Po niemal trzech miesiącach pobytu wreszcie udało nam się wybrać na wybrzeże w porze zachodu słońca :) Pędziliśmy jak szaleni z San Francisco do miejscowości Pacyfica, żeby tylko zdążyć w porę i znaeźć się w odpowiednim miejscu. Udało się!
Po niedzielnym spacerze w Muir Woods chcieliśmy zobaczyć jeszcze jedno miejsce - Lincoln Park w San Francisco. Jest to park, który znajduje się na zachód od Golden Gate tuż nad oceanem. Widok na Golden Gate (niestety tylko fragment), otwarty ocean i klify - było tam naprawdę ładnie :) Spędziliśmy chwilke podziwiając widoki i popędziliśmy wzdłuż wybrzeża na południe (Hwy 1 - droga z której są piękne widoki, ciągnie się wiele kilometrów przy samym brzegu; mamy w planie pojechać nią do samego Los Angeles - mam nadzieję, że się uda:) ), żeby tylko zdążyć na zachód słońca.
Muir Beach - plaża niedaleko Muir Woods; odwiedziliśmy ją w drodze powrotnej - idealne miejsce na piknik :)
Widoki z Lincoln Parku
Plaża miejska w SF
Poniżej relacja (prawie sekunda po sekundzie;) ) z zachodu słońca w Pacifice.

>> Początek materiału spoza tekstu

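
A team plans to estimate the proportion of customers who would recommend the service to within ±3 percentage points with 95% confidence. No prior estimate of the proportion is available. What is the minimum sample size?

1068

For a proportion with margin E = 0.03 at 95% confidence, z = 1.960.
With no prior estimate, use p = 0.5, which maximizes p(1−p) at 0.25.
n = 0.25 × (z/E)² = 0.25 × (1.960/0.03)² = 1067.11
Round up: n = 1068.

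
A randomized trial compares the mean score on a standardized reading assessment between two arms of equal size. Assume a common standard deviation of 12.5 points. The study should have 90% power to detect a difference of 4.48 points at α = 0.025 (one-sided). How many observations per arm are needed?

For two equal groups, n per group = 2·((z_α + z_β)·σ/δ)².
z_α = 1.960; z_β = 1.282 (power 90%).
n = 2 × (3.242 × 12.5 / 4.48)² = 2 × 81.83 = 163.66
Round up: n = 164 per group.

164 per group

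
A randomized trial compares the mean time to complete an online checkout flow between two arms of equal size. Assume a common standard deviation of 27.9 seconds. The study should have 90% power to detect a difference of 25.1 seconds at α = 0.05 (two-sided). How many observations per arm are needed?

26 per group

For two equal groups, n per group = 2·((z_{α/2} + z_β)·σ/δ)².
z_{α/2} = 1.960; z_β = 1.282 (power 90%).
n = 2 × (3.242 × 27.9 / 25.1)² = 2 × 12.99 = 25.98
Round up: n = 26 per group.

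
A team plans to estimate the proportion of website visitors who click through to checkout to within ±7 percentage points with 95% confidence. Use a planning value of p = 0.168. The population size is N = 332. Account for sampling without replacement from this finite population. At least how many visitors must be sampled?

83

For a proportion with margin E = 0.07 at 95% confidence, z = 1.960.
n = p̂(1−p̂)(z/E)² = 0.168 × 0.832 × (1.960/0.07)² = 109.58 — call this n₀.
Finite-population correction with N = 332: n = n₀ / (1 + (n₀−1)/N) = 109.58 / 1.327 = 82.58
Round up: n = 83.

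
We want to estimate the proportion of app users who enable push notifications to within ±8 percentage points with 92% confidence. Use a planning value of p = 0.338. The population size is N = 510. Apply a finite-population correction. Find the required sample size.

89

For a proportion with margin E = 0.08 at 92% confidence, z = 1.751.
n = p̂(1−p̂)(z/E)² = 0.338 × 0.662 × (1.751/0.08)² = 107.19 — call this n₀.
Finite-population correction with N = 510: n = n₀ / (1 + (n₀−1)/N) = 107.19 / 1.208 = 88.73
Round up: n = 89.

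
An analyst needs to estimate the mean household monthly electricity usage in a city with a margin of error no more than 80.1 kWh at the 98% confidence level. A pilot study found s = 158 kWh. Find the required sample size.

n = 22

For a mean, the margin of error is E = z·σ/√n, so n = (zσ/E)².
At 98% confidence, z = 2.326.
n = (2.326 × 158 / 80.1)² = 21.05
Round up: n = 22.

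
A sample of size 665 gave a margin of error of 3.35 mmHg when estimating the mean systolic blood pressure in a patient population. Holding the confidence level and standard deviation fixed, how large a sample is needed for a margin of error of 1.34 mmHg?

n = 4157

Margin of error scales as 1/√n, so n₂ = n₁·(E₁/E₂)².
n₂ = 665 × (3.35/1.34)² = 665 × 6.25 = 4156.25
Round up: n₂ = 4157.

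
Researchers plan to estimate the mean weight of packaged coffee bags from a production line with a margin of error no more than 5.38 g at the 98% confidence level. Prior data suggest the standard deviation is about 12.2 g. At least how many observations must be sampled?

28

For a mean, the margin of error is E = z·σ/√n, so n = (zσ/E)².
At 98% confidence, z = 2.326.
n = (2.326 × 12.2 / 5.38)² = 27.82
Round up: n = 28.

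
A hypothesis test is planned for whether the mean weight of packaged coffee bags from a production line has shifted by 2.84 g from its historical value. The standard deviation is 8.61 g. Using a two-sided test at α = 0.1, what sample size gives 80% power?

For a one-sample z-test, n = ((z_{α/2} + z_β)·σ/δ)².
z_{α/2} = 1.645 (two-sided α = 0.1); z_β = 0.842 (power 80% → β = 0.2).
n = (2.487 × 8.61 / 2.84)² = 56.85
Round up: n = 57.

n = 57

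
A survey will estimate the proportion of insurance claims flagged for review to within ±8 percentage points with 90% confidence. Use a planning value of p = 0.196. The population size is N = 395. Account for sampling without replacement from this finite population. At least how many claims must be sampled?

For a proportion with margin E = 0.08 at 90% confidence, z = 1.645.
n = p̂(1−p̂)(z/E)² = 0.196 × 0.804 × (1.645/0.08)² = 66.63 — call this n₀.
Finite-population correction with N = 395: n = n₀ / (1 + (n₀−1)/N) = 66.63 / 1.166 = 57.14
Round up: n = 58.

58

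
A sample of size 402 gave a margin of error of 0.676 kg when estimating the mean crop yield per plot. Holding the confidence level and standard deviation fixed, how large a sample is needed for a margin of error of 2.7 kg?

n = 26

Margin of error scales as 1/√n, so n₂ = n₁·(E₁/E₂)².
n₂ = 402 × (0.676/2.7)² = 402 × 0.06269 = 25.20
Round up: n₂ = 26.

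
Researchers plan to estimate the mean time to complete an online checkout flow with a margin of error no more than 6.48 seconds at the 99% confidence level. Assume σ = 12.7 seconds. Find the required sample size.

n = 26

For a mean, the margin of error is E = z·σ/√n, so n = (zσ/E)².
At 99% confidence, z = 2.576.
n = (2.576 × 12.7 / 6.48)² = 25.49
Round up: n = 26.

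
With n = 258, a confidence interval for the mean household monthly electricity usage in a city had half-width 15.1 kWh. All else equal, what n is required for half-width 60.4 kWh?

17

Margin of error scales as 1/√n, so n₂ = n₁·(E₁/E₂)².
n₂ = 258 × (15.1/60.4)² = 258 × 0.0625 = 16.12
Round up: n₂ = 17.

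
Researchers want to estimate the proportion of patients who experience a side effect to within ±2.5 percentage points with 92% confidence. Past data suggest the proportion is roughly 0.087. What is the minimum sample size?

390

For a proportion with margin E = 0.025 at 92% confidence, z = 1.751.
n = p̂(1−p̂)(z/E)² = 0.087 × 0.913 × (1.751/0.025)² = 389.66
Round up: n = 390.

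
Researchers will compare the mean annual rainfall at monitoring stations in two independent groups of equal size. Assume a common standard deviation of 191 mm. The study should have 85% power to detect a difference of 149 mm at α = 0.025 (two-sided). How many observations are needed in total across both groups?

For two equal groups, n per group = 2·((z_{α/2} + z_β)·σ/δ)².
z_{α/2} = 2.241; z_β = 1.036 (power 85%).
n = 2 × (3.277 × 191 / 149)² = 2 × 17.65 = 35.30
Round up: n = 36 per group.
Total across both groups: 2 × 36 = 72.

72 total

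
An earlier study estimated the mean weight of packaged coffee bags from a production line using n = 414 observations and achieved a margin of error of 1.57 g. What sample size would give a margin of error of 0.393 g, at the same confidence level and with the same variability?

Margin of error scales as 1/√n, so n₂ = n₁·(E₁/E₂)².
n₂ = 414 × (1.57/0.393)² = 414 × 15.96 = 6607.44
Round up: n₂ = 6608.

n = 6608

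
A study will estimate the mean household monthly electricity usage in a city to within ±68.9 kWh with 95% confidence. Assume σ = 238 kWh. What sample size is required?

For a mean, the margin of error is E = z·σ/√n, so n = (zσ/E)².
At 95% confidence, z = 1.960.
n = (1.960 × 238 / 68.9)² = 45.84
Round up: n = 46.

46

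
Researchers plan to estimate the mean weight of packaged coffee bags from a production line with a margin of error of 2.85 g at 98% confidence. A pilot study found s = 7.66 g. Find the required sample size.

For a mean, the margin of error is E = z·σ/√n, so n = (zσ/E)².
At 98% confidence, z = 2.326.
n = (2.326 × 7.66 / 2.85)² = 39.08
Round up: n = 40.

40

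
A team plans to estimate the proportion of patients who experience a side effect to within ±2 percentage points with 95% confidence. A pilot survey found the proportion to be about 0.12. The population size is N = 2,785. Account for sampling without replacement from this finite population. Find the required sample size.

For a proportion with margin E = 0.02 at 95% confidence, z = 1.960.
n = p̂(1−p̂)(z/E)² = 0.12 × 0.88 × (1.960/0.02)² = 1014.18 — call this n₀.
Finite-population correction with N = 2,785: n = n₀ / (1 + (n₀−1)/N) = 1014.18 / 1.364 = 743.53
Round up: n = 744.

744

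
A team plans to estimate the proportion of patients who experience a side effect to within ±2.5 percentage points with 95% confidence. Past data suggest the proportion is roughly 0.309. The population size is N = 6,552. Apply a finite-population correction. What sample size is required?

For a proportion with margin E = 0.025 at 95% confidence, z = 1.960.
n = p̂(1−p̂)(z/E)² = 0.309 × 0.691 × (1.960/0.025)² = 1312.41 — call this n₀.
Finite-population correction with N = 6,552: n = n₀ / (1 + (n₀−1)/N) = 1312.41 / 1.2 = 1093.68
Round up: n = 1094.

1094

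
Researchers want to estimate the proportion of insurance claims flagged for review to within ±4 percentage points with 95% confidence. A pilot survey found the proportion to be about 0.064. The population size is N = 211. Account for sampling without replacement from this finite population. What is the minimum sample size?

For a proportion with margin E = 0.04 at 95% confidence, z = 1.960.
n = p̂(1−p̂)(z/E)² = 0.064 × 0.936 × (1.960/0.04)² = 143.83 — call this n₀.
Finite-population correction with N = 211: n = n₀ / (1 + (n₀−1)/N) = 143.83 / 1.677 = 85.77
Round up: n = 86.

n = 86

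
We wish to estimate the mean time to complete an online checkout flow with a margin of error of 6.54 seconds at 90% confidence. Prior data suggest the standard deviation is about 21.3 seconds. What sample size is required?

29

For a mean, the margin of error is E = z·σ/√n, so n = (zσ/E)².
At 90% confidence, z = 1.645.
n = (1.645 × 21.3 / 6.54)² = 28.70
Round up: n = 29.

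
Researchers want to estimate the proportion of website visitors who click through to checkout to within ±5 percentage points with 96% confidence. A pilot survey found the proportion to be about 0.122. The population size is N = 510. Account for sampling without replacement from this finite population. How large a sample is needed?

For a proportion with margin E = 0.05 at 96% confidence, z = 2.054.
n = p̂(1−p̂)(z/E)² = 0.122 × 0.878 × (2.054/0.05)² = 180.77 — call this n₀.
Finite-population correction with N = 510: n = n₀ / (1 + (n₀−1)/N) = 180.77 / 1.352 = 133.71
Round up: n = 134.

n = 134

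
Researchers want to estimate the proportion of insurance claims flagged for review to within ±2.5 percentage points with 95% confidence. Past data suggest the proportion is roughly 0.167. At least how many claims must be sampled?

For a proportion with margin E = 0.025 at 95% confidence, z = 1.960.
n = p̂(1−p̂)(z/E)² = 0.167 × 0.833 × (1.960/0.025)² = 855.05
Round up: n = 856.

856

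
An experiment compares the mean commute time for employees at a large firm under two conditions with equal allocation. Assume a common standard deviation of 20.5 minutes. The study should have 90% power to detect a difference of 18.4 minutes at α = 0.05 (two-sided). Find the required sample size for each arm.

For two equal groups, n per group = 2·((z_{α/2} + z_β)·σ/δ)².
z_{α/2} = 1.960; z_β = 1.282 (power 90%).
n = 2 × (3.242 × 20.5 / 18.4)² = 2 × 13.05 = 26.10
Round up: n = 27 per group.

27 per group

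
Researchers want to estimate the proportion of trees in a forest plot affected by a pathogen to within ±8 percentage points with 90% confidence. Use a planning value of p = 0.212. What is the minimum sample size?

For a proportion with margin E = 0.08 at 90% confidence, z = 1.645.
n = p̂(1−p̂)(z/E)² = 0.212 × 0.788 × (1.645/0.08)² = 70.63
Round up: n = 71.

71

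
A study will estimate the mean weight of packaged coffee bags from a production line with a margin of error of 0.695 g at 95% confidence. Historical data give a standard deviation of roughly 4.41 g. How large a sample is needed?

155

For a mean, the margin of error is E = z·σ/√n, so n = (zσ/E)².
At 95% confidence, z = 1.960.
n = (1.960 × 4.41 / 0.695)² = 154.67
Round up: n = 155.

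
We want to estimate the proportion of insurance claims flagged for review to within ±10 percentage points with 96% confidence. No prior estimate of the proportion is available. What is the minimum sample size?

For a proportion with margin E = 0.1 at 96% confidence, z = 2.054.
With no prior estimate, use p = 0.5, which maximizes p(1−p) at 0.25.
n = 0.25 × (z/E)² = 0.25 × (2.054/0.1)² = 105.47
Round up: n = 106.

n = 106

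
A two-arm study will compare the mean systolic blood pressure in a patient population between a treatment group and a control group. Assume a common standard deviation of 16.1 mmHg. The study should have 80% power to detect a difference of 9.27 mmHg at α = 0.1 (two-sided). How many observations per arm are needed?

For two equal groups, n per group = 2·((z_{α/2} + z_β)·σ/δ)².
z_{α/2} = 1.645; z_β = 0.842 (power 80%).
n = 2 × (2.487 × 16.1 / 9.27)² = 2 × 18.66 = 37.32
Round up: n = 38 per group.

38 per group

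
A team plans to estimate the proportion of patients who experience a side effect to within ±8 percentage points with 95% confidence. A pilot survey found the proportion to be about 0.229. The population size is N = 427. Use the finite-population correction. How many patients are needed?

86

For a proportion with margin E = 0.08 at 95% confidence, z = 1.960.
n = p̂(1−p̂)(z/E)² = 0.229 × 0.771 × (1.960/0.08)² = 105.98 — call this n₀.
Finite-population correction with N = 427: n = n₀ / (1 + (n₀−1)/N) = 105.98 / 1.246 = 85.06
Round up: n = 86.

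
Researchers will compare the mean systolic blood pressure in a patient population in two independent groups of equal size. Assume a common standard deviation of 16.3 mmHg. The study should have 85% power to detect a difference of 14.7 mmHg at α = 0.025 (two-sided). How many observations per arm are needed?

27 per group

For two equal groups, n per group = 2·((z_{α/2} + z_β)·σ/δ)².
z_{α/2} = 2.241; z_β = 1.036 (power 85%).
n = 2 × (3.277 × 16.3 / 14.7)² = 2 × 13.20 = 26.40
Round up: n = 27 per group.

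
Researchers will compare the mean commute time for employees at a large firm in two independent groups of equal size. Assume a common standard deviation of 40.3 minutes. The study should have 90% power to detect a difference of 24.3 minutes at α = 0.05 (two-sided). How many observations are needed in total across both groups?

116 total

For two equal groups, n per group = 2·((z_{α/2} + z_β)·σ/δ)².
z_{α/2} = 1.960; z_β = 1.282 (power 90%).
n = 2 × (3.242 × 40.3 / 24.3)² = 2 × 28.91 = 57.82
Round up: n = 58 per group.
Total across both groups: 2 × 58 = 116.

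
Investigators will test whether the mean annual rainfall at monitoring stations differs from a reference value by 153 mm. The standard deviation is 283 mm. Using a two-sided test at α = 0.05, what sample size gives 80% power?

For a one-sample z-test, n = ((z_{α/2} + z_β)·σ/δ)².
z_{α/2} = 1.960 (two-sided α = 0.05); z_β = 0.842 (power 80% → β = 0.2).
n = (2.802 × 283 / 153)² = 26.86
Round up: n = 27.

27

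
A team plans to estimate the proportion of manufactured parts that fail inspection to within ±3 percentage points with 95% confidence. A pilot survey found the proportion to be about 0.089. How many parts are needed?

For a proportion with margin E = 0.03 at 95% confidence, z = 1.960.
n = p̂(1−p̂)(z/E)² = 0.089 × 0.911 × (1.960/0.03)² = 346.08
Round up: n = 347.

347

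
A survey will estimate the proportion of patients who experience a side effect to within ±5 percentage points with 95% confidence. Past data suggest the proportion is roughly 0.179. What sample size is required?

For a proportion with margin E = 0.05 at 95% confidence, z = 1.960.
n = p̂(1−p̂)(z/E)² = 0.179 × 0.821 × (1.960/0.05)² = 225.82
Round up: n = 226.

226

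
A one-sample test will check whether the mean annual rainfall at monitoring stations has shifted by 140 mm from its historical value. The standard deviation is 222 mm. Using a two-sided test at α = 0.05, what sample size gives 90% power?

27

For a one-sample z-test, n = ((z_{α/2} + z_β)·σ/δ)².
z_{α/2} = 1.960 (two-sided α = 0.05); z_β = 1.282 (power 90% → β = 0.1).
n = (3.242 × 222 / 140)² = 26.43
Round up: n = 27.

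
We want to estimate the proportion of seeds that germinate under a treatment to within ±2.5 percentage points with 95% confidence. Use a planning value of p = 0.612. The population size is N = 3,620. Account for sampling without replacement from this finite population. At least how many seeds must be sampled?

1041

For a proportion with margin E = 0.025 at 95% confidence, z = 1.960.
n = p̂(1−p̂)(z/E)² = 0.612 × 0.388 × (1.960/0.025)² = 1459.54 — call this n₀.
Finite-population correction with N = 3,620: n = n₀ / (1 + (n₀−1)/N) = 1459.54 / 1.403 = 1040.30
Round up: n = 1041.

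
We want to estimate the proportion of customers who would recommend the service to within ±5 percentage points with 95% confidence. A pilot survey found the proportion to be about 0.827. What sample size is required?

For a proportion with margin E = 0.05 at 95% confidence, z = 1.960.
n = p̂(1−p̂)(z/E)² = 0.827 × 0.173 × (1.960/0.05)² = 219.85
Round up: n = 220.

n = 220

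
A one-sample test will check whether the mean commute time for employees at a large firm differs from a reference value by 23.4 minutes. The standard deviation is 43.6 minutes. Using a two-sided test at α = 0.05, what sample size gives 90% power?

37

For a one-sample z-test, n = ((z_{α/2} + z_β)·σ/δ)².
z_{α/2} = 1.960 (two-sided α = 0.05); z_β = 1.282 (power 90% → β = 0.1).
n = (3.242 × 43.6 / 23.4)² = 36.49
Round up: n = 37.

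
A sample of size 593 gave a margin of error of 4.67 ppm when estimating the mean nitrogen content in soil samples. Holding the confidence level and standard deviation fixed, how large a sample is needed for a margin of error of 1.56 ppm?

5315

Margin of error scales as 1/√n, so n₂ = n₁·(E₁/E₂)².
n₂ = 593 × (4.67/1.56)² = 593 × 8.962 = 5314.47
Round up: n₂ = 5315.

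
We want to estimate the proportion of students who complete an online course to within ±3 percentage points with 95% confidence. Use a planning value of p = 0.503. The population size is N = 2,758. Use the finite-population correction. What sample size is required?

For a proportion with margin E = 0.03 at 95% confidence, z = 1.960.
n = p̂(1−p̂)(z/E)² = 0.503 × 0.497 × (1.960/0.03)² = 1067.07 — call this n₀.
Finite-population correction with N = 2,758: n = n₀ / (1 + (n₀−1)/N) = 1067.07 / 1.387 = 769.34
Round up: n = 770.

n = 770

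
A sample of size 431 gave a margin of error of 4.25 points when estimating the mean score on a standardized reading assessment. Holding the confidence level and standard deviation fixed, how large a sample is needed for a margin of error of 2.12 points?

1733

Margin of error scales as 1/√n, so n₂ = n₁·(E₁/E₂)².
n₂ = 431 × (4.25/2.12)² = 431 × 4.019 = 1732.19
Round up: n₂ = 1733.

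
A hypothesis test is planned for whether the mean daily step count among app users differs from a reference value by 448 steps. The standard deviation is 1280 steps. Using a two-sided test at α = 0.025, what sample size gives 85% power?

For a one-sample z-test, n = ((z_{α/2} + z_β)·σ/δ)².
z_{α/2} = 2.241 (two-sided α = 0.025); z_β = 1.036 (power 85% → β = 0.15).
n = (3.277 × 1280 / 448)² = 87.66
Round up: n = 88.

88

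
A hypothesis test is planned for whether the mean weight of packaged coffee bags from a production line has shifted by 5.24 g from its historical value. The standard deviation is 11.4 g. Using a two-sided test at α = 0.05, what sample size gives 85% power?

For a one-sample z-test, n = ((z_{α/2} + z_β)·σ/δ)².
z_{α/2} = 1.960 (two-sided α = 0.05); z_β = 1.036 (power 85% → β = 0.15).
n = (2.996 × 11.4 / 5.24)² = 42.48
Round up: n = 43.

43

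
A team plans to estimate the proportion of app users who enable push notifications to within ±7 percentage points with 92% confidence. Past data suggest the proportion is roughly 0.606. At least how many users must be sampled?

For a proportion with margin E = 0.07 at 92% confidence, z = 1.751.
n = p̂(1−p̂)(z/E)² = 0.606 × 0.394 × (1.751/0.07)² = 149.40
Round up: n = 150.

150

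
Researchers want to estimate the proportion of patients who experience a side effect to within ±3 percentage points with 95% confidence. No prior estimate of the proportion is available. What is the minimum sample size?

1068

For a proportion with margin E = 0.03 at 95% confidence, z = 1.960.
With no prior estimate, use p = 0.5, which maximizes p(1−p) at 0.25.
n = 0.25 × (z/E)² = 0.25 × (1.960/0.03)² = 1067.11
Round up: n = 1068.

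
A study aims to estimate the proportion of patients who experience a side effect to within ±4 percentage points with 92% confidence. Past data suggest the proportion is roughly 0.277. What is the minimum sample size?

For a proportion with margin E = 0.04 at 92% confidence, z = 1.751.
n = p̂(1−p̂)(z/E)² = 0.277 × 0.723 × (1.751/0.04)² = 383.77
Round up: n = 384.

384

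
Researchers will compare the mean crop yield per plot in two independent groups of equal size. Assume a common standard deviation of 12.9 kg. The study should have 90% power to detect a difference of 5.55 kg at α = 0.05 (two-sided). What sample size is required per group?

114 per group

For two equal groups, n per group = 2·((z_{α/2} + z_β)·σ/δ)².
z_{α/2} = 1.960; z_β = 1.282 (power 90%).
n = 2 × (3.242 × 12.9 / 5.55)² = 2 × 56.78 = 113.56
Round up: n = 114 per group.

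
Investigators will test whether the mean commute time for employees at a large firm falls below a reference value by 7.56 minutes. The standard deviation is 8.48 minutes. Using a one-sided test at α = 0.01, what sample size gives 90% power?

17

For a one-sample z-test, n = ((z_α + z_β)·σ/δ)².
z_α = 2.326 (one-sided α = 0.01); z_β = 1.282 (power 90% → β = 0.1).
n = (3.608 × 8.48 / 7.56)² = 16.38
Round up: n = 17.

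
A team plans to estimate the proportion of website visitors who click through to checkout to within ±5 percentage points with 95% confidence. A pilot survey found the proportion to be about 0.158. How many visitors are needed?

205

For a proportion with margin E = 0.05 at 95% confidence, z = 1.960.
n = p̂(1−p̂)(z/E)² = 0.158 × 0.842 × (1.960/0.05)² = 204.43
Round up: n = 205.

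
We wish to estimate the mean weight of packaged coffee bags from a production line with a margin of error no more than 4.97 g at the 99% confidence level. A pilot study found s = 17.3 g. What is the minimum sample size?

81

For a mean, the margin of error is E = z·σ/√n, so n = (zσ/E)².
At 99% confidence, z = 2.576.
n = (2.576 × 17.3 / 4.97)² = 80.40
Round up: n = 81.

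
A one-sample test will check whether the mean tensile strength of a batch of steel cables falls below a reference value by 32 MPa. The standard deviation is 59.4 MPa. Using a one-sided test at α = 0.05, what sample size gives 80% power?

n = 22

For a one-sample z-test, n = ((z_α + z_β)·σ/δ)².
z_α = 1.645 (one-sided α = 0.05); z_β = 0.842 (power 80% → β = 0.2).
n = (2.487 × 59.4 / 32)² = 21.31
Round up: n = 22.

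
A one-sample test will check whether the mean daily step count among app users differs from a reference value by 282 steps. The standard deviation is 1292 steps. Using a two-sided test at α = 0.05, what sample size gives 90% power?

For a one-sample z-test, n = ((z_{α/2} + z_β)·σ/δ)².
z_{α/2} = 1.960 (two-sided α = 0.05); z_β = 1.282 (power 90% → β = 0.1).
n = (3.242 × 1292 / 282)² = 220.62
Round up: n = 221.

221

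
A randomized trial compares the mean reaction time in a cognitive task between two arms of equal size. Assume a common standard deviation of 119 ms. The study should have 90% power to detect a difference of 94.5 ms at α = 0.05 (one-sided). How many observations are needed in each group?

For two equal groups, n per group = 2·((z_α + z_β)·σ/δ)².
z_α = 1.645; z_β = 1.282 (power 90%).
n = 2 × (2.927 × 119 / 94.5)² = 2 × 13.59 = 27.18
Round up: n = 28 per group.

28 per group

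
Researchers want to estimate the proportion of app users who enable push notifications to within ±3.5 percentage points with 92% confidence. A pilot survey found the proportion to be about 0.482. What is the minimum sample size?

For a proportion with margin E = 0.035 at 92% confidence, z = 1.751.
n = p̂(1−p̂)(z/E)² = 0.482 × 0.518 × (1.751/0.035)² = 624.90
Round up: n = 625.

625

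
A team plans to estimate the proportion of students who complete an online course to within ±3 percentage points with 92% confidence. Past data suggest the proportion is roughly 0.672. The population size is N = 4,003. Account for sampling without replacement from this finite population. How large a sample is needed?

n = 633

For a proportion with margin E = 0.03 at 92% confidence, z = 1.751.
n = p̂(1−p̂)(z/E)² = 0.672 × 0.328 × (1.751/0.03)² = 750.88 — call this n₀.
Finite-population correction with N = 4,003: n = n₀ / (1 + (n₀−1)/N) = 750.88 / 1.187 = 632.59
Round up: n = 633.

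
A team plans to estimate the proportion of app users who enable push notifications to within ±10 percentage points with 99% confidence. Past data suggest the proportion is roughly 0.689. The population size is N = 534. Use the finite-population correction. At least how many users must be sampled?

For a proportion with margin E = 0.1 at 99% confidence, z = 2.576.
n = p̂(1−p̂)(z/E)² = 0.689 × 0.311 × (2.576/0.1)² = 142.19 — call this n₀.
Finite-population correction with N = 534: n = n₀ / (1 + (n₀−1)/N) = 142.19 / 1.264 = 112.49
Round up: n = 113.

113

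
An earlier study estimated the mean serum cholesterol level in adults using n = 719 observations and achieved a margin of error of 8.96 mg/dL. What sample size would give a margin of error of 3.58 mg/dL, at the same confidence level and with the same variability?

Margin of error scales as 1/√n, so n₂ = n₁·(E₁/E₂)².
n₂ = 719 × (8.96/3.58)² = 719 × 6.264 = 4503.82
Round up: n₂ = 4504.

4504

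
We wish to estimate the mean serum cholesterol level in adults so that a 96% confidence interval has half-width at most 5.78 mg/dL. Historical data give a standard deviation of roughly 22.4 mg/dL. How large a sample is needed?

For a mean, the margin of error is E = z·σ/√n, so n = (zσ/E)².
At 96% confidence, z = 2.054.
n = (2.054 × 22.4 / 5.78)² = 63.36
Round up: n = 64.

64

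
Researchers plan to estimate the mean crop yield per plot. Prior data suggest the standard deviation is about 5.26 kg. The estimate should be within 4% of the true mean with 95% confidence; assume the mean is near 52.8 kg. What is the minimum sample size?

n = 24

For a mean, the margin of error is E = z·σ/√n, so n = (zσ/E)².
At 95% confidence, z = 1.960.
E = 4% of 52.8 = 2.112 kg.
n = (1.960 × 5.26 / 2.112)² = 23.83
Round up: n = 24.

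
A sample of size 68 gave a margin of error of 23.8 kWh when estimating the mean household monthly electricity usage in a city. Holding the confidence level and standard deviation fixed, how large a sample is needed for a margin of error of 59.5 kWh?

Margin of error scales as 1/√n, so n₂ = n₁·(E₁/E₂)².
n₂ = 68 × (23.8/59.5)² = 68 × 0.16 = 10.88
Round up: n₂ = 11.

n = 11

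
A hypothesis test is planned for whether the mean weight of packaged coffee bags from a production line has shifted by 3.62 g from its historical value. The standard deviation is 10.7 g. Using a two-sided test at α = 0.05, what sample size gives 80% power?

n = 69

For a one-sample z-test, n = ((z_{α/2} + z_β)·σ/δ)².
z_{α/2} = 1.960 (two-sided α = 0.05); z_β = 0.842 (power 80% → β = 0.2).
n = (2.802 × 10.7 / 3.62)² = 68.59
Round up: n = 69.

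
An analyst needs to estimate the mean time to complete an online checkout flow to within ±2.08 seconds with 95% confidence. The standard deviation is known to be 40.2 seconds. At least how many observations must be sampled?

For a mean, the margin of error is E = z·σ/√n, so n = (zσ/E)².
At 95% confidence, z = 1.960.
n = (1.960 × 40.2 / 2.08)² = 1434.95
Round up: n = 1435.

n = 1435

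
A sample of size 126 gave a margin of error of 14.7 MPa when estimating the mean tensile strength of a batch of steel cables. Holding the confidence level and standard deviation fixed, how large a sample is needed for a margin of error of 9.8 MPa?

284

Margin of error scales as 1/√n, so n₂ = n₁·(E₁/E₂)².
n₂ = 126 × (14.7/9.8)² = 126 × 2.25 = 283.50
Round up: n₂ = 284.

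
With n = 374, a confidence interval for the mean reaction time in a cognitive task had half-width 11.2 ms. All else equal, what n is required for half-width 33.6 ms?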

Niedziela była wyjątkowo wyeksploatowana. Od samego rana do wieczora. To było idealne zakończenie pierwszej części w Californi. Jutro lecimy do Polski i spędzimy tam 3 tygodnie. Mimo wszystkich uroków Californi nie mogę się już doczekać kiedy wysiądę na lotnisku w naszym Krakowie :) Do zobaczenia zatem w Polsce w najbliższych dniach!